Small towns all over the nation are hoping to bring in new residents looking to move away from the city during the pandemic. Oakley, Utah, is one of them, but the drought may cause it to miss out.

"During the coronavirus pandemic, the real-estate market in their 1,750-person city boomed as remote workers flocked in from the West Coast and second homeowners staked weekend ranches. But those newcomers need water — water that is vanishing as a megadrought dries up reservoirs and rivers across the West," Jack Healy and Sophie Kasakove report for The New York Times. "So this spring, Oakley, about an hour’s drive east of Salt Lake City, imposed a construction moratorium on new homes that would connect to the town’s water system. It is one of the first towns in the United States to purposely stall growth for want of water in a new era of megadroughts. But it could be a harbinger of things to come in a hotter, drier West."

Mayor Wade Woolstenhulme told the Times he's had to spend a lot of time defending the decision.
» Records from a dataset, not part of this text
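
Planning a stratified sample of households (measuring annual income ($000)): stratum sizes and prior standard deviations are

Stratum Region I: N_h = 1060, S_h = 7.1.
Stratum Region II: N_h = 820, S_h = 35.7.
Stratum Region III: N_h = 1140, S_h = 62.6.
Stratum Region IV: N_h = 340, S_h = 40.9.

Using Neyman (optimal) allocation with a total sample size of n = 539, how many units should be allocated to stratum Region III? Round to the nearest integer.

Neyman allocation: n_h = n · N_h S_h / Σ N_i S_i, with n = 539.
  stratum Region I: N_h·S_h = 1060·7.1 = 7526.00
  stratum Region II: N_h·S_h = 820·35.7 = 29274.00
  stratum Region III: N_h·S_h = 1140·62.6 = 71364.00
  stratum Region IV: N_h·S_h = 340·40.9 = 13906.00
Σ N_h S_h = 122070.00
n for stratum Region III = 539·71364.00/122070.00 = 315.108 → 315

315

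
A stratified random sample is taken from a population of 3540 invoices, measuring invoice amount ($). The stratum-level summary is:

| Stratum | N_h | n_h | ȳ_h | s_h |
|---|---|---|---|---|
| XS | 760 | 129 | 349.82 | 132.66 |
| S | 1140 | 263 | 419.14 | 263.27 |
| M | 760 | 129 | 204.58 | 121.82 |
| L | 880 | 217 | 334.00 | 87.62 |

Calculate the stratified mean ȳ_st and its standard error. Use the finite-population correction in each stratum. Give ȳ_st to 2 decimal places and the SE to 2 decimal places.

ȳ_st = Σ W_h ȳ_h = (760·349.82 + 1140·419.14 + 760·204.58 + 880·334.00)/3540 = 337.02927
V̂(ȳ_st) = Σ W_h² (1 − n_h/N_h) s_h²/n_h, with W_h = N_h/N and N = 3540:
  stratum XS: (760/3540)²·(1 − 129/760)·132.66²/129 = 5.22068
  stratum S: (1140/3540)²·(1 − 263/1140)·263.27²/263 = 21.0254
  stratum M: (760/3540)²·(1 − 129/760)·121.82²/129 = 4.40234
  stratum L: (880/3540)²·(1 − 217/880)·87.62²/217 = 1.64716
V̂(ȳ_st) = 32.2956
SE(ȳ_st) = √32.2956 = 5.68292

ȳ_st ≈ 337.03, SE ≈ 5.68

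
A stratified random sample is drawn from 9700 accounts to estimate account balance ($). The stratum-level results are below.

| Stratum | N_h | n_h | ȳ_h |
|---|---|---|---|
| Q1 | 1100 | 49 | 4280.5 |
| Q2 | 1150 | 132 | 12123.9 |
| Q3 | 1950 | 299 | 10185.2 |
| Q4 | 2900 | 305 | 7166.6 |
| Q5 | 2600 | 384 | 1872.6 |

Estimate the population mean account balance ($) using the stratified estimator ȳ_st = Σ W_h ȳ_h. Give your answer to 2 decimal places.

ȳ_st ≈ 6614.85

N = Σ N_h = 9700. Stratum weights W_h = N_h/N.
ȳ_st = (1100·4280.5 + 1150·12123.9 + 1950·10185.2 + 2900·7166.6 + 2600·1872.6) / 9700 = 6614.8531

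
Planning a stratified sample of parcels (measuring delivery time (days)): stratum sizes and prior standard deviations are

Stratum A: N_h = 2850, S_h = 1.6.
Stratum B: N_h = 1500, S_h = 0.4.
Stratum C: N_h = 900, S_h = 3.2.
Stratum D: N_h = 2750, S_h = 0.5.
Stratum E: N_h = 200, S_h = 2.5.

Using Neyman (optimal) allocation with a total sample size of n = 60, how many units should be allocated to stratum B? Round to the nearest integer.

4

Neyman allocation: n_h = n · N_h S_h / Σ N_i S_i, with n = 60.
  stratum A: N_h·S_h = 2850·1.6 = 4560.00
  stratum B: N_h·S_h = 1500·0.4 = 600.00
  stratum C: N_h·S_h = 900·3.2 = 2880.00
  stratum D: N_h·S_h = 2750·0.5 = 1375.00
  stratum E: N_h·S_h = 200·2.5 = 500.00
Σ N_h S_h = 9915.00
n for stratum B = 60·600.00/9915.00 = 3.631 → 4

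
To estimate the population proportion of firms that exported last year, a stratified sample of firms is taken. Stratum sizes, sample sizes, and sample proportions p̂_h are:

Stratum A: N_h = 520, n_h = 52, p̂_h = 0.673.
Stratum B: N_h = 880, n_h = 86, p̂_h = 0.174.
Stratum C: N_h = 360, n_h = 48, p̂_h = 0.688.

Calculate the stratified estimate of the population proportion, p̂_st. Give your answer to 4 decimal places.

N = 1760; stratum weights W_h = N_h/N.
p̂_st = Σ W_h p̂_h = (520·0.673 + 880·0.174 + 360·0.688)/1760 = 0.42657

p̂_st ≈ 0.4266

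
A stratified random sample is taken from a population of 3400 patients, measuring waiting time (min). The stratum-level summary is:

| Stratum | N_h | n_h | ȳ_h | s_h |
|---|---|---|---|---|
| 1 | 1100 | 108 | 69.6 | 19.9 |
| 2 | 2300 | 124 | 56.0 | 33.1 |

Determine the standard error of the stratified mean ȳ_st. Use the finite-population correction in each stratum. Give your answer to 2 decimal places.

SE(ȳ_st) ≈ 2.04

V̂(ȳ_st) = Σ W_h² (1 − n_h/N_h) s_h²/n_h, with W_h = N_h/N and N = 3400:
  stratum 1: (1100/3400)²·(1 − 108/1100)·19.9²/108 = 0.346122
  stratum 2: (2300/3400)²·(1 − 124/2300)·33.1²/124 = 3.82528
V̂(ȳ_st) = 4.1714
SE(ȳ_st) = √4.1714 = 2.0424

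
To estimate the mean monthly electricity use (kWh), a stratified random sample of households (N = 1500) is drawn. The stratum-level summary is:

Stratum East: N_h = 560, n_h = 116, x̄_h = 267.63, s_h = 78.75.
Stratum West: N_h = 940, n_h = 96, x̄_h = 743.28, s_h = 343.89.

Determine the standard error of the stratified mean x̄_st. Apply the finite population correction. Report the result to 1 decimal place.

V̂(x̄_st) = Σ W_h² (1 − n_h/N_h) s_h²/n_h, with W_h = N_h/N and N = 1500:
  stratum East: (560/1500)²·(1 − 116/560)·78.75²/116 = 5.90788
  stratum West: (940/1500)²·(1 − 96/940)·343.89²/96 = 434.366
V̂(x̄_st) = 440.274
SE(x̄_st) = √440.274 = 20.9827

SE(x̄_st) ≈ 21.0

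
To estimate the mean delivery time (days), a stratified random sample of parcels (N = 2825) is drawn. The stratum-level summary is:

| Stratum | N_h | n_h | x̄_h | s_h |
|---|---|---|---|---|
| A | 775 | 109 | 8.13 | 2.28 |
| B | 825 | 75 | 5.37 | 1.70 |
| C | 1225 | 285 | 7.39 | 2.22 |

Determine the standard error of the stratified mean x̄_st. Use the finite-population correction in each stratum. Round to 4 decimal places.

SE(x̄_st) ≈ 0.0926

V̂(x̄_st) = Σ W_h² (1 − n_h/N_h) s_h²/n_h, with W_h = N_h/N and N = 2825:
  stratum A: (775/2825)²·(1 − 109/775)·2.28²/109 = 0.00308448
  stratum B: (825/2825)²·(1 − 75/825)·1.70²/75 = 0.00298755
  stratum C: (1225/2825)²·(1 − 285/1225)·2.22²/285 = 0.0024951
V̂(x̄_st) = 0.00856713
SE(x̄_st) = √0.00856713 = 0.0925588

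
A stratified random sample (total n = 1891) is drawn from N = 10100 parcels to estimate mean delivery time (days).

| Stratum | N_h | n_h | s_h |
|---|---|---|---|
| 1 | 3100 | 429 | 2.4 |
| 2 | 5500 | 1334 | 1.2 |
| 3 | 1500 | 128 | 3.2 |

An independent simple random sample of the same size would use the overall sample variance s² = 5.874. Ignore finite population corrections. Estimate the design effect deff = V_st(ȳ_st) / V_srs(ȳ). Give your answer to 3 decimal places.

V̂(ȳ_st) = Σ W_h² s_h²/n_h, with W_h = N_h/N and N = 10100:
  stratum 1: (3100/10100)²·2.4²/429 = 0.00126487
  stratum 2: (5500/10100)²·1.2²/1334 = 0.000320103
  stratum 3: (1500/10100)²·3.2²/128 = 0.00176453
V_st = 0.00334951
V_srs = s²/n = 5.874/1891 = 0.00310629
deff = V_st / V_srs = 0.00334951/0.00310629 = 1.0783

deff ≈ 1.078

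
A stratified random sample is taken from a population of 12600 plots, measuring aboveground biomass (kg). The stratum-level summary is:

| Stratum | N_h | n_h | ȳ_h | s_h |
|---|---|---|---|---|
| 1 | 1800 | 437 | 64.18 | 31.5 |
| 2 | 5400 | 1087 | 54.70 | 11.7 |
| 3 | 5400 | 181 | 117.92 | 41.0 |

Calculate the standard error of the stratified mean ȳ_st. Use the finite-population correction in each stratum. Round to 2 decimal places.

SE(ȳ_st) ≈ 1.30

V̂(ȳ_st) = Σ W_h² (1 − n_h/N_h) s_h²/n_h, with W_h = N_h/N and N = 12600:
  stratum 1: (1800/12600)²·(1 − 437/1800)·31.5²/437 = 0.0350887
  stratum 2: (5400/12600)²·(1 − 1087/5400)·11.7²/1087 = 0.0184746
  stratum 3: (5400/12600)²·(1 − 181/5400)·41.0²/181 = 1.64865
V̂(ȳ_st) = 1.70222
SE(ȳ_st) = √1.70222 = 1.30469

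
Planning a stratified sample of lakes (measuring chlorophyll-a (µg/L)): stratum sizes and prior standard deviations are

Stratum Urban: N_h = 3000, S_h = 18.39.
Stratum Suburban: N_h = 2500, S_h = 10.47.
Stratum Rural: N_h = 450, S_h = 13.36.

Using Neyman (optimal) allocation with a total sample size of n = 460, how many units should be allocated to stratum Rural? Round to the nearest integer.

Neyman allocation: n_h = n · N_h S_h / Σ N_i S_i, with n = 460.
  stratum Urban: N_h·S_h = 3000·18.39 = 55170.00
  stratum Suburban: N_h·S_h = 2500·10.47 = 26175.00
  stratum Rural: N_h·S_h = 450·13.36 = 6012.00
Σ N_h S_h = 87357.00
n for stratum Rural = 460·6012.00/87357.00 = 31.658 → 32

32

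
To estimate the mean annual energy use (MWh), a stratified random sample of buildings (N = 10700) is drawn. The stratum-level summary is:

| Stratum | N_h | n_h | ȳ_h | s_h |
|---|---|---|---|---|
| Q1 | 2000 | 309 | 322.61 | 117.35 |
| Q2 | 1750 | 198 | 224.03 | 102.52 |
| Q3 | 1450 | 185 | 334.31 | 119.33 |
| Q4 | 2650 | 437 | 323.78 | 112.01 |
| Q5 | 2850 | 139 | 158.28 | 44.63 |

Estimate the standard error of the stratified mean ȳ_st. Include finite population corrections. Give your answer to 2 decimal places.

SE(ȳ_st) ≈ 2.50

V̂(ȳ_st) = Σ W_h² (1 − n_h/N_h) s_h²/n_h, with W_h = N_h/N and N = 10700:
  stratum Q1: (2000/10700)²·(1 − 309/2000)·117.35²/309 = 1.31648
  stratum Q2: (1750/10700)²·(1 − 198/1750)·102.52²/198 = 1.25926
  stratum Q3: (1450/10700)²·(1 − 185/1450)·119.33²/185 = 1.23316
  stratum Q4: (2650/10700)²·(1 − 437/2650)·112.01²/437 = 1.47059
  stratum Q5: (2850/10700)²·(1 − 139/2850)·44.63²/139 = 0.967043
V̂(ȳ_st) = 6.24653
SE(ȳ_st) = √6.24653 = 2.49931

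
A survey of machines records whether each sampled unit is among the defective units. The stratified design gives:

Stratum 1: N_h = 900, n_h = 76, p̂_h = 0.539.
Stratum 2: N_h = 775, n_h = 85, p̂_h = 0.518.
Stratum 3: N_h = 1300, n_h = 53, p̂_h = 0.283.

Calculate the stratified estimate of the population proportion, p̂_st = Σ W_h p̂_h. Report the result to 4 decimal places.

p̂_st ≈ 0.4217

N = 2975; stratum weights W_h = N_h/N.
p̂_st = Σ W_h p̂_h = (900·0.539 + 775·0.518 + 1300·0.283)/2975 = 0.42166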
But he stands by it: "Why are we building houses if we don’t have enough water? . . . The right thing to do to protect people who are already here is to restrict people coming in."

Oakley's economy could use new residents, as the record-breaking drought dries up groundwater and streams farmers rely on. "While summer monsoon rains have brought some recent relief to the Southwest, 99.9 percent of Utah is locked in severe drought conditions and reservoirs are less than half full," Healy and Kasakove report. "Yet cheap housing is even scarcer than water in much of Utah, whose population swelled by 18 percent from 2010 to 2020, making it the fastest-growing state. Cities across the West worry that cutting off development to conserve water will only worsen an affordability crisis that stretches from Colorado to California. Farmers and ranchers — who use 70 to 80 percent of all water — are letting their fields go brown or selling off cows and sheep they can no longer graze."